Despite himself, Carson laughed. “Oh, honey, I am anything but unwilling. How many men have you been intimate with?”
“Intimate? You mean, mated with?”
He pursed his lips. “That’s as good a word as any. How many?”
She looked away again. “None.”
“That’s what I thought. That’s how it should be. When you take a husband—”
“You mean when my uncle or my grandfather or my father chose a husband for me, whether he be to my liking or not.”
“They would not chose someone unworthy, would they? Someone you truly couldn’t love?”
“My uncle chose Crooked Oak. Love? There is not even a liking between us. Not from my side.”
“Your father wouldn’t agree to Crooked Oak. Not now.”
“I know not what is in my father’s mind. I see him for a few days every spring and that is all. He canna abide to be around me longer than that.”
Carson stared, stunned. “Why do you say that? He loves you.”
Her smile was sad. “Perhaps. But still he leaves.
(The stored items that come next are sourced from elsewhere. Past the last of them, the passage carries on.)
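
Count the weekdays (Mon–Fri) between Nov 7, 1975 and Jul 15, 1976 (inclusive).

180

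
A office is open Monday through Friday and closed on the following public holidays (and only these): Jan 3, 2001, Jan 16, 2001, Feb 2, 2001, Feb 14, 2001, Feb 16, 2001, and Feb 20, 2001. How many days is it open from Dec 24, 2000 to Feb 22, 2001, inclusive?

Dec 24, 2000 is a Sunday.
From Dec 24, 2000 to Feb 22, 2001 is 61 days inclusive.
61 = 7 × 8 + 5, so there are 8 full weeks plus 5 extra days.
Each full week contributes 5 weekdays (Mon–Fri): 8 × 5 = 40.
The 5 extra days are Sunday, Monday, Tuesday, Wednesday, Thursday — 4 of them qualify.
Total: 40 + 4 = 44.
Holidays: Jan 3, 2001 (Wed); Jan 16, 2001 (Tue); Feb 2, 2001 (Fri); Feb 14, 2001 (Wed); Feb 16, 2001 (Fri); Feb 20, 2001 (Tue).
All 6 holidays fall on weekdays, so subtract 6.
Business days: 44 − 6 = 38.

38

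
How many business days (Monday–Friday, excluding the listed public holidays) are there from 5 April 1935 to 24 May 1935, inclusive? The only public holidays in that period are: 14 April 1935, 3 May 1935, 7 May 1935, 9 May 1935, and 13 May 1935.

5 April 1935 is a Friday.
The range spans 50 days (inclusive of both endpoints).
50 = 7 × 7 + 1, so there are 7 full weeks plus 1 extra day.
Each full week contributes 5 weekdays (Mon–Fri): 7 × 5 = 35.
The 1 extra day is Friday — 1 of them qualifies.
Total: 35 + 1 = 36.
Holidays: 14 April 1935 (Sun); 3 May 1935 (Fri); 7 May 1935 (Tue); 9 May 1935 (Thu); 13 May 1935 (Mon).
4 of the 5 holidays fall on weekdays; the rest are weekends and were already excluded.
Business days: 36 − 4 = 32.

32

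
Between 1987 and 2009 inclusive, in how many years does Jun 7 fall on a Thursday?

Day of week of June 7 in each year:
1987: Sun, 1988: Tue, 1989: Wed, 1990: Thu ✓, 1991: Fri, 1992: Sun, 1993: Mon, 1994: Tue, 1995: Wed, 1996: Fri, 1997: Sat, 1998: Sun, 1999: Mon, 2000: Wed, 2001: Thu ✓, 2002: Fri, 2003: Sat, 2004: Mon, 2005: Tue, 2006: Wed, 2007: Thu ✓, 2008: Sat, 2009: Sun
Thursdays: 1990, 2001, 2007.

3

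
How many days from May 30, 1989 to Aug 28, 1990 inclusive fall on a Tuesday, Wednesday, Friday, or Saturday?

May 30, 1989 is a Tuesday.
The range spans 456 days (inclusive of both endpoints).
456 = 7 × 65 + 1, so there are 65 full weeks plus 1 extra day.
Each full week contributes 4 days from the set (Tue, Wed, Fri, Sat): 65 × 4 = 260.
The 1 extra day is Tue — 1 of them qualifies.
Total: 260 + 1 = 261.

261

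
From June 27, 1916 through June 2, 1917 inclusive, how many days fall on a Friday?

49 Fridays

June 27, 1916 is a Tuesday.
From June 27, 1916 to June 2, 1917 is 341 days inclusive.
341 = 7 × 48 + 5, so there are 48 full weeks plus 5 extra days.
Each full week contributes one Friday: 48 so far.
The 5 extra days are Tuesday, Wednesday, Thursday, Friday, Saturday — 1 of them qualifies.
Total: 48 + 1 = 49.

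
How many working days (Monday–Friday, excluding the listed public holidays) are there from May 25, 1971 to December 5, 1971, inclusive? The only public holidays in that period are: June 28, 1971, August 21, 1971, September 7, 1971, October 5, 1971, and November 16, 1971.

135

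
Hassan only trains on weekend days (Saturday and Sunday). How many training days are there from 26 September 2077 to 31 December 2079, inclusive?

237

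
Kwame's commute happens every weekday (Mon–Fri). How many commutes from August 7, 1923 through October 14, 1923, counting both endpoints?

August 7, 1923 is a Tuesday.
From August 7, 1923 to October 14, 1923 is 69 days inclusive.
69 = 7 × 9 + 6, so there are 9 full weeks plus 6 extra days.
Each full week contributes 5 weekdays (Mon–Fri): 9 × 5 = 45.
The 6 extra days are Tue, Wed, Thu, Fri, Sat, Sun — 4 of them qualify.
Total: 45 + 4 = 49.

49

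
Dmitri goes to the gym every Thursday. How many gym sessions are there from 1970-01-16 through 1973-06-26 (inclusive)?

1970-01-16 is a Friday.
The range spans 1258 days (inclusive of both endpoints).
1258 = 7 × 179 + 5, so there are 179 full weeks plus 5 extra days.
Each full week contributes one Thursday: 179 so far.
The 5 extra days are Friday, Saturday, Sunday, Monday, Tuesday — none qualify.
Total: 179 + 0 = 179.

179 Thursdays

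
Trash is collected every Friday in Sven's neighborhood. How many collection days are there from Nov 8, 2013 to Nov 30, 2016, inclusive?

Nov 8, 2013 is a Friday.
From Nov 8, 2013 to Nov 30, 2016 is 1119 days inclusive.
1119 = 7 × 159 + 6, so there are 159 full weeks plus 6 extra days.
Each full week contributes one Friday: 159 so far.
The 6 extra days are Friday, Saturday, Sunday, Monday, Tuesday, Wednesday — 1 of them qualifies.
Total: 159 + 1 = 160.

160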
I fear he will marry me off to the first man he sees, just so he will not need to worry about me.”
“I think you’re wrong about that.”
She eyed him from the corner of her eye. A sly smile played across her lips. “He might even try to give me to you. He likes you.”
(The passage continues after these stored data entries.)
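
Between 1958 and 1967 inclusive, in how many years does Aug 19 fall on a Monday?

1

Day of week of August 19 in each year:
1958: Tue, 1959: Wed, 1960: Fri, 1961: Sat, 1962: Sun, 1963: Mon ✓, 1964: Wed, 1965: Thu, 1966: Fri, 1967: Sat
Mondays: 1963.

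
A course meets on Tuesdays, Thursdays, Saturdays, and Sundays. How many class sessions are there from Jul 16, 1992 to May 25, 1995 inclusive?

Jul 16, 1992 is a Thursday.
That's 1044 days from start to end, counting both.
1044 = 7 × 149 + 1, so there are 149 full weeks plus 1 extra day.
Each full week contributes 4 days from the set (Tue, Thu, Sat, Sun): 149 × 4 = 596.
The 1 extra day is Thursday — 1 of them qualifies.
Total: 596 + 1 = 597.

597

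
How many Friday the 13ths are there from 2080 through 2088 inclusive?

Friday-the-13ths by year:
2080: Sep, Dec
2081: Jun
2082: Feb, Mar, Nov
2083: Aug
2084: Oct
2085: Apr, Jul
2086: Sep, Dec
2087: Jun
2088: Feb, Aug

15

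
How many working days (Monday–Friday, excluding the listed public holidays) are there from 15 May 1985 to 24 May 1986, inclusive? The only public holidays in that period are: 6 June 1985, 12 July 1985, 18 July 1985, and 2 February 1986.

265

15 May 1985 is a Wednesday.
From 15 May 1985 to 24 May 1986 is 375 days inclusive.
375 = 7 × 53 + 4, so there are 53 full weeks plus 4 extra days.
Each full week contributes 5 weekdays (Mon–Fri): 53 × 5 = 265.
The 4 extra days are Wednesday, Thursday, Friday, Saturday — 3 of them qualify.
Total: 265 + 3 = 268.
Holidays: 6 June 1985 (Thu); 12 July 1985 (Fri); 18 July 1985 (Thu); 2 February 1986 (Sun).
3 of the 4 holidays fall on weekdays; the rest are weekends and were already excluded.
Business days: 268 − 3 = 265.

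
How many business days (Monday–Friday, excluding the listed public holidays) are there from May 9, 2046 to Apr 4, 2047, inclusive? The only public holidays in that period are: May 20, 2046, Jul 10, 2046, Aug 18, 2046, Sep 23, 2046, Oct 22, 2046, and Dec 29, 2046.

235

May 9, 2046 is a Wednesday.
From May 9, 2046 to Apr 4, 2047 is 331 days inclusive.
331 = 7 × 47 + 2, so there are 47 full weeks plus 2 extra days.
Each full week contributes 5 weekdays (Mon–Fri): 47 × 5 = 235.
The 2 extra days are Wednesday, Thursday — 2 of them qualify.
Total: 235 + 2 = 237.
Holidays: May 20, 2046 (Sun); Jul 10, 2046 (Tue); Aug 18, 2046 (Sat); Sep 23, 2046 (Sun); Oct 22, 2046 (Mon); Dec 29, 2046 (Sat).
2 of the 6 holidays fall on weekdays; the rest are weekends and were already excluded.
Business days: 237 − 2 = 235.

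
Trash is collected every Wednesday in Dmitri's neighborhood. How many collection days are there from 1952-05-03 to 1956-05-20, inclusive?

1952-05-03 is a Saturday.
That's 1479 days from start to end, counting both.
1479 = 7 × 211 + 2, so there are 211 full weeks plus 2 extra days.
Each full week contributes one Wednesday: 211 so far.
The 2 extra days are Sat, Sun — none qualify.
Total: 211 + 0 = 211.

211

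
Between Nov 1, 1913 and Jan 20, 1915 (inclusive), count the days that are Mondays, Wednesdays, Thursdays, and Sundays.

255

Nov 1, 1913 is a Saturday.
That's 446 days from start to end, counting both.
446 = 7 × 63 + 5, so there are 63 full weeks plus 5 extra days.
Each full week contributes 4 days from the set (Mon, Wed, Thu, Sun): 63 × 4 = 252.
The 5 extra days are Saturday, Sunday, Monday, Tuesday, Wednesday — 3 of them qualify.
Total: 252 + 3 = 255.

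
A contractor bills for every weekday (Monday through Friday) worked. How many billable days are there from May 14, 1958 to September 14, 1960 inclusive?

May 14, 1958 is a Wednesday.
That's 855 days from start to end, counting both.
855 = 7 × 122 + 1, so there are 122 full weeks plus 1 extra day.
Each full week contributes 5 weekdays (Mon–Fri): 122 × 5 = 610.
The 1 extra day is Wednesday — 1 of them qualifies.
Total: 610 + 1 = 611.

611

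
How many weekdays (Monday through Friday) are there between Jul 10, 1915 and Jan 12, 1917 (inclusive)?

395 weekdays

Jul 10, 1915 is a Saturday.
That's 553 days from start to end, counting both.
553 = 7 × 79, so the span is exactly 79 full weeks.
Each full week contributes 5 weekdays (Mon–Fri): 79 × 5 = 395.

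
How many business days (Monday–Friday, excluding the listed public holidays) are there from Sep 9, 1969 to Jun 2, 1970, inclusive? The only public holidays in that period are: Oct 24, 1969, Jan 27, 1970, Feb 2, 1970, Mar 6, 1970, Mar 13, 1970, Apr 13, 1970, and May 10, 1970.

Sep 9, 1969 is a Tuesday.
The range spans 267 days (inclusive of both endpoints).
267 = 7 × 38 + 1, so there are 38 full weeks plus 1 extra day.
Each full week contributes 5 weekdays (Mon–Fri): 38 × 5 = 190.
The 1 extra day is Tue — 1 of them qualifies.
Total: 190 + 1 = 191.
Holidays: Oct 24, 1969 (Fri); Jan 27, 1970 (Tue); Feb 2, 1970 (Mon); Mar 6, 1970 (Fri); Mar 13, 1970 (Fri); Apr 13, 1970 (Mon); May 10, 1970 (Sun).
6 of the 7 holidays fall on weekdays; the rest are weekends and were already excluded.
Business days: 191 − 6 = 185.

185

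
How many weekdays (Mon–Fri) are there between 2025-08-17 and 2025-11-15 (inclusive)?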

“Oh, no.” Carson shook his head vigorously. “Oh, no. I’ve had one wife. I don’t need another one.”
Winter Fawn laughed. “I see panic in your eyes. Do not worry, Car-son Du-la-ney,” she said, giving his name the halting pronunciation of her people. “I willna let him talk you into such a thing, since ye be so reluctant. I dinna want a husband who doesna like to touch me.”
Carson opened his mouth to again deny the charge, then snapped it shut. What the hell was he thinking to try to convince her how much he liked touching her? He was supposed to be talking her—and himself—out of such behavior. He had no business trifling with Innes MacDougall’s daughter. The man would cut off Carson’s balls and ram them down his throat.